Renault Gilbert

Publié le par Rodney42

Renault GilbertGilbert Renault, né le 6 août 1904 à Vannes (Morbihan) et mort le 29 juillet 1984 à Guingamp (Côtes-du-Nord, actuellement Côtes-d'Armor), fut connu pendant la Résistance sous le nom de Colonel Rémy. Il fut l'un des plus fameux agents secrets de la France occupée pendant la Seconde Guerre mondiale, connu sous différents pseudonymes dont Raymond, Jean-Luc, Morin, Watteau, Roulier, Beauce et Rémy. Gilbert Renault est l'aîné d'une famille de neuf enfants. Son père est professeur de philosophie et d'anglais, puis inspecteur général d'une compagnie d'assurances.

Élève des « bons pères » du collège Saint-François-Xavier de Vannes, et après des études de droit à l'Université de Rennes, ce sympathisant de l’Action française (même s'il n'y a « jamais milité ») issu de la droite catholique et nationaliste, commence une carrière à la Banque de France en 1924. En 1936, il se lance dans la production cinématographique et finance notamment le tournage de J'accuse, nouvelle version du film d'Abel Gance. C'est un échec retentissant, mais nombre de liens qu'il noue au cours de cette période lui seront très utiles lors de son engagement dans la Résistance.

À l'appel du 18 Juin (1940), il refuse l'armistice demandé par le maréchal Pétain et passe à Londres avec l'un de ses frères, à bord d'un chalutier parti de Lorient. Il est parmi les premiers hommes qui se rallient à la cause du général de Gaulle et se voit confier par le colonel Passy, alors capitaine et chef du BCRA, la création d'un réseau de renseignements sur le sol français.

En août de la même année, il crée avec Louis de La Bardonnie la Confrérie Notre-Dame, qui deviendra en 1944 CND-Castille. Initialement axé sur la couverture de la façade Atlantique, il finit par couvrir la France occupée et la Belgique. Ce réseau était l'un des plus importants de la zone occupée et ses informations ont permis de nombreux succès militaires, comme les attaques de Bruneval et Saint-Nazaire.

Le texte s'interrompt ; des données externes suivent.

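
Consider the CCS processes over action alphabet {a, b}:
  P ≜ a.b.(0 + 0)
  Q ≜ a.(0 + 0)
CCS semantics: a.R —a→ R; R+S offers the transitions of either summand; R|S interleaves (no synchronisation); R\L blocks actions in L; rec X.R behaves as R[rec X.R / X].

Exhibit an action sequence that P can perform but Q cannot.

LTS(P): 3 reachable states
  p0 = a.b.(0 + 0) has moves =a=> p1
  p1 = b.(0 + 0) has moves =b=> p2
  p2 = 0 + 0 has moves stopped
LTS(Q): 2 reachable states
  q0 = a.(0 + 0) has moves =a=> q1
  q1 = 0 + 0 has moves stopped
Run σ = ⟨ab⟩ on P: start {p0}
  after a @ step 1: {p1}
  after b @ step 2: {p2}
  — P admits the full trace.
Run σ = ⟨ab⟩ on Q: start {q0}
  after a @ step 1: {q1}
  after b @ step 2: no successor for Q

ab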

Convaincu qu'il faut mobiliser toutes les forces disponibles contre l'occupant, il met en contact le Parti communiste français avec le gouvernement de la France libre en emmenant Fernand Grenier à Londres en janvier 1943. Gilbert Renault reconnaît volontiers ne rien entendre au jeu politique, c'est le socialiste Pierre Brossolette qui le met en relation avec des groupes syndicaux et politiques.

Fait Compagnon de la Libération par le décret du 13 mars 1942, il devient membre du comité exécutif du RPF à sa création, chargé des voyages et des manifestations. Il fait paraître dans Carrefour, le 11 avril 1950, un article intitulé La justice et l'opprobre, prônant la réhabilitation du maréchal Pétain. Peu de temps après, il adhère à l'Association pour défendre la mémoire de Pétain (ADMP). Désavoué par de Gaulle, il démissionne du RPF.

Il s'installe au Portugal en 1954 et revient en France en 1958 pour se mettre à la disposition de de Gaulle, qui ne répondra pas à ses attentes. Il milite dans plusieurs associations; il est notamment vice-président du CEPEC. Il fait partie des réseaux chrétiens traditionalistes.

Renault a rédigé maints ouvrages sur ses activités dans la Résistance. Sous le nom de Rémy (un de ses pseudonymes dans la clandestinité), il a publié ses Mémoires d'un agent secret de la France libre et La Ligne de démarcation (adapté au cinéma par Claude Chabrol en 1966), lesquels sont considérés comme d'importants témoignages sur la Résistance française.

En 1976, il publie "Le 18e jour", livre dans lequel il rétablit la vérité quant à la prétendue félonie du roi Léopold III de Belgique qui, avant la guerre, aurait refusé toute collaboration avec les franco-anglais en vue de préparer la guerre (alors que des contacts secrets avaient lieu) et qui, en mai 1940, n'aurait pas prévenu les franco-anglais de la reddition de l'armée belge (alors que les appels et avertissements n'ont pas manqué).

Remy fait justice des accusations contre Léopold III en appuyant sa démonstration sur plusieurs preuves appuyées par le jugement d'un tribunal anglais et par le témoignage des services d'écoute de l'armée française démontrant que les états-majors français et anglais étaient au courant depuis plusieurs jours. Il eut sous ses ordres l'écrivain Jean Cayrol.